I was just browsing through Google’s Webmaster Guidelines and saw that they have greatly improved them. Google actually provides examples and detailed information on things like complex URL structure, frames and Flash.
Topics on the How can I create a Google-friendly URL structure? page include:
- Additive filtering of a set of items
- Dynamic generation of documents.
- Problematic parameters in the URL.
- Sorting parameters.
- Irrelevant parameters in the URL, such as referral parameters.
- Calendar issues.
- Broken relative links.
That is invaluable information for Web developers. All Web developers should read that page. That page is something that you can refer clients to when they want assurance about your detailed robots.txt recommendations.

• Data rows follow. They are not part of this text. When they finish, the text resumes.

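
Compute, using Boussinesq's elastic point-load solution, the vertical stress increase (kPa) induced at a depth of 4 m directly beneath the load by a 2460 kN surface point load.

Boussinesq vertical stress below a point load on an elastic half-space:
Δσ_z = 3P/(2πz²) · [1 + (r/z)²]^(−5/2)
r/z = 0/4 = 0; [1+(r/z)²]^(−5/2) = 1.
Δσ_z = 3×2460/(2π×4²) × 1 = 73.41 × 1 = 73.41 kPa

Δσ_z ≈ 73.4 kPa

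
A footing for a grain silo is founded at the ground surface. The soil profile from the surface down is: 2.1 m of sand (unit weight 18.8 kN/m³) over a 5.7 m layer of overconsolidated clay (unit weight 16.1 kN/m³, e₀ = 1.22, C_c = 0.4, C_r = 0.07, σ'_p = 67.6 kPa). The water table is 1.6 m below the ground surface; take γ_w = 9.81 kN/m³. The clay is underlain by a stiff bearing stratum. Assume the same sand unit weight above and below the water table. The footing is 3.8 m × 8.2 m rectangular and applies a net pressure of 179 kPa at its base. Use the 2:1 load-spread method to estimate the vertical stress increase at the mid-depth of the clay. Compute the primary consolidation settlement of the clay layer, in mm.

Mid-depth of clay below the ground surface: z = 2.1 + 5.7/2 = 4.95 m.
Total vertical stress at mid-clay: σ_v = 18.8×2.1 + 16.1×2.85 = 85.365 kPa.
Pore pressure: u = 9.81×(4.95 − 1.6) = 32.864 kPa.
Initial effective stress: σ'_0 = σ_v − u = 85.365 − 32.864 = 52.501 kPa.
Stress increase at mid-clay by the 2:1 spreading method:
Δσ = qBL/((B+z)(L+z)) = 179×3.8×8.2/((3.8+4.95)(8.2+4.95)) = 48.475 kPa
Final effective stress: σ'_f = 52.501 + 48.475 = 100.98 kPa.
σ'_f = 100.98 > σ'_p = 67.6 kPa, so the stress path crosses the preconsolidation pressure — recompression up to σ'_p, then virgin compression beyond:
S_c = H/(1+e₀)·[C_r·log₁₀(σ'_p/σ'_0) + C_c·log₁₀(σ'_f/σ'_p)]
    = 5.7/2.22 × [0.07×log₁₀(67.6/52.501) + 0.4×log₁₀(100.98/67.6)]
    = 2.5676 × [0.0076845 + 0.069715] = 0.1987 m

S_c ≈ 199 mm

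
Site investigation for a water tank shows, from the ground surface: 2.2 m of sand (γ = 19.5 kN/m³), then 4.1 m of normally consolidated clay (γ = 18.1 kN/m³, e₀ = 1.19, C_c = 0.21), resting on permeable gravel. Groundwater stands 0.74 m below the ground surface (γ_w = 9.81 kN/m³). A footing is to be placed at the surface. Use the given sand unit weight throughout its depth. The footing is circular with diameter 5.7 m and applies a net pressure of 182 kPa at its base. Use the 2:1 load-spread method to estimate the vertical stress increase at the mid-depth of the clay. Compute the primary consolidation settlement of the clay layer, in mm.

Mid-depth of clay below the ground surface: z = 2.2 + 4.1/2 = 4.25 m.
Total vertical stress at mid-clay: σ_v = 19.5×2.2 + 18.1×2.05 = 80.005 kPa.
Pore pressure: u = 9.81×(4.25 − 0.74) = 34.433 kPa.
Initial effective stress: σ'_0 = σ_v − u = 80.005 − 34.433 = 45.572 kPa.
Stress increase at mid-clay by the 2:1 spreading method:
Δσ ≈ qD²/(D+z)² = 182×5.7²/(5.7+4.25)² = 59.728 kPa
Final effective stress: σ'_f = σ'_0 + Δσ = 45.572 + 59.728 = 105.3 kPa.
Normally consolidated clay, so the full stress increment lies on the virgin compression line:
S_c = C_c·H/(1+e₀)·log₁₀(σ'_f/σ'_0) = 0.21×4.1/(1+1.19)×log₁₀(105.3/45.572)
    = 0.39315 × 0.36373 = 0.143 m

S_c ≈ 143 mm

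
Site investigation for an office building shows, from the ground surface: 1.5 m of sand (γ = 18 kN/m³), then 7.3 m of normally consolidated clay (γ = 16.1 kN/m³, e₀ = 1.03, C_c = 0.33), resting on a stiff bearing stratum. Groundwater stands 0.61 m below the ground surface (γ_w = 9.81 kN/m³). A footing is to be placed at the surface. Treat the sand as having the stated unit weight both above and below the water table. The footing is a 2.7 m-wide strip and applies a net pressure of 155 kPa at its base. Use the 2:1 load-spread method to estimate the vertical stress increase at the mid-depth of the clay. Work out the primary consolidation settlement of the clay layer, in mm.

S_c ≈ 428 mm

Mid-depth of clay below the ground surface: z = 1.5 + 7.3/2 = 5.15 m.
Total vertical stress at mid-clay: σ_v = 18×1.5 + 16.1×3.65 = 85.765 kPa.
Pore pressure: u = 9.81×(5.15 − 0.61) = 44.537 kPa.
Initial effective stress: σ'_0 = σ_v − u = 85.765 − 44.537 = 41.228 kPa.
Stress increase at mid-clay by the 2:1 spreading method:
Δσ = qB/(B+z) = 155×2.7/(2.7+5.15) = 53.312 kPa
Final effective stress: σ'_f = σ'_0 + Δσ = 41.228 + 53.312 = 94.54 kPa.
Normally consolidated clay, so the full stress increment lies on the virgin compression line:
S_c = C_c·H/(1+e₀)·log₁₀(σ'_f/σ'_0) = 0.33×7.3/(1+1.03)×log₁₀(94.54/41.228)
    = 1.1867 × 0.36042 = 0.4277 m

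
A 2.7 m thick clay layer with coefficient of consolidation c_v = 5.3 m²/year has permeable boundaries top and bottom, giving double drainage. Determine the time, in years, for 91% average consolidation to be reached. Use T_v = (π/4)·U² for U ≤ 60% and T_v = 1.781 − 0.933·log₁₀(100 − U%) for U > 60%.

t ≈ 0.306 years

Drainage path length: H_d = H/2 = 1.35 m (double drainage).
U > 60%: T_v = 1.781 − 0.933·log₁₀(100 − 91) = 0.89069.
t = T_v·H_d²/c_v = 0.89069×1.35²/5.3 = 0.3063 years.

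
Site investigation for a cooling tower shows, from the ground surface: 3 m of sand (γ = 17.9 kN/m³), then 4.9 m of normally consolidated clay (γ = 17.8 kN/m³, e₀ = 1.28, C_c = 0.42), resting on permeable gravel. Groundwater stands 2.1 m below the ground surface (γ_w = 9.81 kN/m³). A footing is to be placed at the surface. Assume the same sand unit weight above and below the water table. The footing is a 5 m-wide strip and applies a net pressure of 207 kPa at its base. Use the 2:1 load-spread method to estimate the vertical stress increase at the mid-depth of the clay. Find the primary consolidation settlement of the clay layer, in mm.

Mid-depth of clay below the ground surface: z = 3 + 4.9/2 = 5.45 m.
Total vertical stress at mid-clay: σ_v = 17.9×3 + 17.8×2.45 = 97.31 kPa.
Pore pressure: u = 9.81×(5.45 − 2.1) = 32.864 kPa.
Initial effective stress: σ'_0 = σ_v − u = 97.31 − 32.864 = 64.446 kPa.
Stress increase at mid-clay by the 2:1 spreading method:
Δσ = qB/(B+z) = 207×5/(5+5.45) = 99.043 kPa
Final effective stress: σ'_f = σ'_0 + Δσ = 64.446 + 99.043 = 163.49 kPa.
Normally consolidated clay, so the full stress increment lies on the virgin compression line:
S_c = C_c·H/(1+e₀)·log₁₀(σ'_f/σ'_0) = 0.42×4.9/(1+1.28)×log₁₀(163.49/64.446)
    = 0.90263 × 0.4043 = 0.3649 m

S_c ≈ 365 mm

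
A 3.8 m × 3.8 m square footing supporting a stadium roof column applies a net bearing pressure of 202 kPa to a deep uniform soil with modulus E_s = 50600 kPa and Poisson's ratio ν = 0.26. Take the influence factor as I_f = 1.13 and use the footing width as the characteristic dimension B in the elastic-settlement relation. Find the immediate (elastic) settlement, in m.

Immediate (elastic) settlement: S_e = q·B·(1−ν²)/E_s · I_f.
S_e = 202 × 3.8 × (1 − 0.26²) / 50600 × 1.13
    = 202 × 3.8 × 0.9324 / 50600 × 1.13
    = 0.01598 m

S_e ≈ 0.016 m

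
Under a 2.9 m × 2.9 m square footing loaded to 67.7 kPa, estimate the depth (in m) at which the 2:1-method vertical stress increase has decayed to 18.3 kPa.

z ≈ 2.68 m

2:1 spreading — at depth z the loaded area has grown by z in each plan dimension:
qB²/(B+z)² = Δσ_z ⇒ z = B(√(q/Δσ_z) − 1) = 2.9×(√(67.7/18.3) − 1) = 2.678 m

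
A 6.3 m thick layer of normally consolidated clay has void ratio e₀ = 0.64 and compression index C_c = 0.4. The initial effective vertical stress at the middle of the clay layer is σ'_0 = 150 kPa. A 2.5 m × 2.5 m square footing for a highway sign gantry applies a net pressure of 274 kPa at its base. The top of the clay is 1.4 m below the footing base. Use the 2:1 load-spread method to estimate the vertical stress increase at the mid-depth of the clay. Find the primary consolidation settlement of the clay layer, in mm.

S_c ≈ 138 mm

Mid-depth of clay below the footing base: z = 1.4 + 6.3/2 = 4.55 m.
Stress increase at mid-clay by the 2:1 spreading method:
Δσ = qBL/((B+z)(L+z)) = 274×2.5×2.5/((2.5+4.55)(2.5+4.55)) = 34.455 kPa
Final effective stress: σ'_f = σ'_0 + Δσ = 150 + 34.455 = 184.45 kPa.
Normally consolidated clay, so the full stress increment lies on the virgin compression line:
S_c = C_c·H/(1+e₀)·log₁₀(σ'_f/σ'_0) = 0.4×6.3/(1+0.64)×log₁₀(184.45/150)
    = 1.5366 × 0.089787 = 0.138 m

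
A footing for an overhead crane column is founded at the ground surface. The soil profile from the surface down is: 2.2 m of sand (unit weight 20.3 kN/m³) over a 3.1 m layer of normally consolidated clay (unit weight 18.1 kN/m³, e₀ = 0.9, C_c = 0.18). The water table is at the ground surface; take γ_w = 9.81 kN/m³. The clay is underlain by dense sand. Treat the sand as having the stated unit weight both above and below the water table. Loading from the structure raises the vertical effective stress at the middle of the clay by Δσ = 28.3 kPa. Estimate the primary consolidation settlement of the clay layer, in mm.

Mid-depth of clay below the ground surface: z = 2.2 + 3.1/2 = 3.75 m.
Total vertical stress at mid-clay: σ_v = 20.3×2.2 + 18.1×1.55 = 72.715 kPa.
Pore pressure: u = 9.81×(3.75 − 0) = 36.788 kPa.
Initial effective stress: σ'_0 = σ_v − u = 72.715 − 36.788 = 35.927 kPa.
Final effective stress: σ'_f = σ'_0 + Δσ = 35.927 + 28.3 = 64.227 kPa.
Normally consolidated clay, so the full stress increment lies on the virgin compression line:
S_c = C_c·H/(1+e₀)·log₁₀(σ'_f/σ'_0) = 0.18×3.1/(1+0.9)×log₁₀(64.227/35.927)
    = 0.29368 × 0.2523 = 0.0741 m

S_c ≈ 74.1 mm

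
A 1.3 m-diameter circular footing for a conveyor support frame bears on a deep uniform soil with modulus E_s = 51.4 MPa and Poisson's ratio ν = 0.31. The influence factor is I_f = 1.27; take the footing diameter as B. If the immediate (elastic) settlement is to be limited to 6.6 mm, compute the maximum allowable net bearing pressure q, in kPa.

E_s = 51.4 MPa = 51400 kPa.
S_e = q·B·(1−ν²)/E_s · I_f  ⇒  q = S_e·E_s / (B·(1−ν²)·I_f).
q = 0.0066 × 51400 / (1.3 × 0.9039 × 1.27) = 227.3 kPa

q ≈ 227 kPa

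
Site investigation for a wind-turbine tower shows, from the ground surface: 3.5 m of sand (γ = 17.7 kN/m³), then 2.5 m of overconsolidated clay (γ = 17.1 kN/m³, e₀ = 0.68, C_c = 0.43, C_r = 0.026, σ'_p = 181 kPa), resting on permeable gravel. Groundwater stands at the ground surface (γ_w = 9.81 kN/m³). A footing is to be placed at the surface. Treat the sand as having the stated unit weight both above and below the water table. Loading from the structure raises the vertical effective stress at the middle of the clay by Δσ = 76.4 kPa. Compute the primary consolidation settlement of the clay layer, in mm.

Mid-depth of clay below the ground surface: z = 3.5 + 2.5/2 = 4.75 m.
Total vertical stress at mid-clay: σ_v = 17.7×3.5 + 17.1×1.25 = 83.325 kPa.
Pore pressure: u = 9.81×(4.75 − 0) = 46.598 kPa.
Initial effective stress: σ'_0 = σ_v − u = 83.325 − 46.598 = 36.727 kPa.
Final effective stress: σ'_f = 36.727 + 76.4 = 113.13 kPa.
σ'_f = 113.13 ≤ σ'_p = 181 kPa, so the clay remains overconsolidated and only the recompression index applies:
S_c = C_r·H/(1+e₀)·log₁₀(σ'_f/σ'_0) = 0.026×2.5/1.68×log₁₀(113.13/36.727)
    = 0.038691 × 0.48859 = 0.0189 m

S_c ≈ 18.9 mm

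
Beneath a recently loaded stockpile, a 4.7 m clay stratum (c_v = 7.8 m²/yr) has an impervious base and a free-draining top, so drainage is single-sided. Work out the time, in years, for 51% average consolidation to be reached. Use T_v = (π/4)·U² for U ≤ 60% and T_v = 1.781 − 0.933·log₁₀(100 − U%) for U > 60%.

Drainage path length: H_d = H = 4.7 m (single drainage).
U ≤ 60%: T_v = (π/4)·U² = (π/4)×0.51² = 0.20428.
t = T_v·H_d²/c_v = 0.20428×4.7²/7.8 = 0.5785 years.

t ≈ 0.579 years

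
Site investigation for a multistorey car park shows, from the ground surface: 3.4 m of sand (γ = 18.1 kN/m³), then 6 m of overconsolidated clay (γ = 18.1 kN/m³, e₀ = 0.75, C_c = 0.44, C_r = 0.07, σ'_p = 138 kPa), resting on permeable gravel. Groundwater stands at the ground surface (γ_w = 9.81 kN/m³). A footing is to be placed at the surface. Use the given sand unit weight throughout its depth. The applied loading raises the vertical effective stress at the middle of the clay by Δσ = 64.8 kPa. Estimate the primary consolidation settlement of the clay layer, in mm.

S_c ≈ 83.2 mm

Mid-depth of clay below the ground surface: z = 3.4 + 6/2 = 6.4 m.
Total vertical stress at mid-clay: σ_v = 18.1×3.4 + 18.1×3 = 115.84 kPa.
Pore pressure: u = 9.81×(6.4 − 0) = 62.784 kPa.
Initial effective stress: σ'_0 = σ_v − u = 115.84 − 62.784 = 53.056 kPa.
Final effective stress: σ'_f = 53.056 + 64.8 = 117.86 kPa.
σ'_f = 117.86 ≤ σ'_p = 138 kPa, so the clay remains overconsolidated and only the recompression index applies:
S_c = C_r·H/(1+e₀)·log₁₀(σ'_f/σ'_0) = 0.07×6/1.75×log₁₀(117.86/53.056)
    = 0.24 × 0.34663 = 0.08319 m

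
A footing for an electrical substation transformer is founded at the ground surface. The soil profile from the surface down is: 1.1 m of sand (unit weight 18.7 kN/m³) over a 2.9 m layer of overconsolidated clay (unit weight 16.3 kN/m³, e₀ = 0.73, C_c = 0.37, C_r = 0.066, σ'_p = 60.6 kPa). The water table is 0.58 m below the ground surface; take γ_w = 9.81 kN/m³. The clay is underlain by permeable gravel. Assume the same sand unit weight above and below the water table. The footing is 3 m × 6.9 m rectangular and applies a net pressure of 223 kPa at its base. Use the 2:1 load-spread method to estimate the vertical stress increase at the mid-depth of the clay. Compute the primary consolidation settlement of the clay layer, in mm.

S_c ≈ 210 mm

Mid-depth of clay below the ground surface: z = 1.1 + 2.9/2 = 2.55 m.
Total vertical stress at mid-clay: σ_v = 18.7×1.1 + 16.3×1.45 = 44.205 kPa.
Pore pressure: u = 9.81×(2.55 − 0.58) = 19.326 kPa.
Initial effective stress: σ'_0 = σ_v − u = 44.205 − 19.326 = 24.879 kPa.
Stress increase at mid-clay by the 2:1 spreading method:
Δσ = qBL/((B+z)(L+z)) = 223×3×6.9/((3+2.55)(6.9+2.55)) = 88.014 kPa
Final effective stress: σ'_f = 24.879 + 88.014 = 112.89 kPa.
σ'_f = 112.89 > σ'_p = 60.6 kPa, so the stress path crosses the preconsolidation pressure — recompression up to σ'_p, then virgin compression beyond:
S_c = H/(1+e₀)·[C_r·log₁₀(σ'_p/σ'_0) + C_c·log₁₀(σ'_f/σ'_p)]
    = 2.9/1.73 × [0.066×log₁₀(60.6/24.879) + 0.37×log₁₀(112.89/60.6)]
    = 1.6763 × [0.025518 + 0.099968] = 0.2104 m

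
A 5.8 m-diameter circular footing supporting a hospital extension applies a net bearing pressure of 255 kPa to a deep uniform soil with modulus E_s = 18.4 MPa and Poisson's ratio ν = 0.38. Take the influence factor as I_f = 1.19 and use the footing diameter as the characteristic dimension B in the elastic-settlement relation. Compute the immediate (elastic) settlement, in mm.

Immediate (elastic) settlement: S_e = q·B·(1−ν²)/E_s · I_f.
E_s = 18.4 MPa = 18400 kPa.
S_e = 255 × 5.8 × (1 − 0.38²) / 18400 × 1.19
    = 255 × 5.8 × 0.8556 / 18400 × 1.19
    = 0.08184 m = 81.84 mm

S_e ≈ 81.8 mm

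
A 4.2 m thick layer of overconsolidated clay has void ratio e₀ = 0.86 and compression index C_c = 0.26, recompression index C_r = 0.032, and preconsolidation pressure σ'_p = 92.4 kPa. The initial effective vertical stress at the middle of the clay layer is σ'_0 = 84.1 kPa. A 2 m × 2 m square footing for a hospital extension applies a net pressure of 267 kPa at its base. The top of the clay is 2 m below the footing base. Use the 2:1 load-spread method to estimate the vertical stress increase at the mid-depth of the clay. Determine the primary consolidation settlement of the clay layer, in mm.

Mid-depth of clay below the footing base: z = 2 + 4.2/2 = 4.1 m.
Stress increase at mid-clay by the 2:1 spreading method:
Δσ = qBL/((B+z)(L+z)) = 267×2×2/((2+4.1)(2+4.1)) = 28.702 kPa
Final effective stress: σ'_f = 84.1 + 28.702 = 112.8 kPa.
σ'_f = 112.8 > σ'_p = 92.4 kPa, so the stress path crosses the preconsolidation pressure — recompression up to σ'_p, then virgin compression beyond:
S_c = H/(1+e₀)·[C_r·log₁₀(σ'_p/σ'_0) + C_c·log₁₀(σ'_f/σ'_p)]
    = 4.2/1.86 × [0.032×log₁₀(92.4/84.1) + 0.26×log₁₀(112.8/92.4)]
    = 2.2581 × [0.001308 + 0.022526] = 0.05382 m

S_c ≈ 53.8 mm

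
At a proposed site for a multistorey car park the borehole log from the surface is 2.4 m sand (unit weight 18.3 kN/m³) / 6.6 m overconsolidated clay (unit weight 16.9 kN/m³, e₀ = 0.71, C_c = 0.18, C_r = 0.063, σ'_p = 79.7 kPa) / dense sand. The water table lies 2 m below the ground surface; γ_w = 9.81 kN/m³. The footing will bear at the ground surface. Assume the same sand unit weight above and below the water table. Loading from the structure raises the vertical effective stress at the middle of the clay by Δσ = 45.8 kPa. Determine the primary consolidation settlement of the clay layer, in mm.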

That page also provides a great argument for updating the robots.txt standard to include wildcards (*) and end of line characters ($). It is not possible to block complex dynamic URLs without wildcards and end of line characters. MSN Live, for example, does not fully support wildcards in robots.txt.
The page on title elements and alt attributes provides some good examples.
There is one error in the new guidelines when Google says to “make sure that your TITLE tags and ALT attributes are descriptive and accurate.” It is impossible to make “title tags” descriptive. Saying “optimize your title tags” is like saying “optimize your alt tags” — they are called “title elements”.
Google also finally, clearly says that dynamic pages are not the same as static pages:
Google indexes dynamically generated webpages, including .asp pages, .php pages, and pages with question marks in their URLs. However, these pages can cause problems for our crawler and may be ignored. If you’re concerned that your dynamically generated pages are being ignored, you may want to consider creating static copies of these pages for our crawler. If you do this, please be sure to include a robots.txt file that disallows the dynamic pages in order to ensure that these pages aren’t seen as having duplicate content.
The next step should be the ability for users to download the Google Webmaster Guidelines in PDF format so that they can be printed. The printed version could have a disclaimer that the pages were printed on a certain date and to check the current page on the Web for the latest information. I think that a printed version would be very useful for Web designers/developers because it would act as a reference manual when creating sites.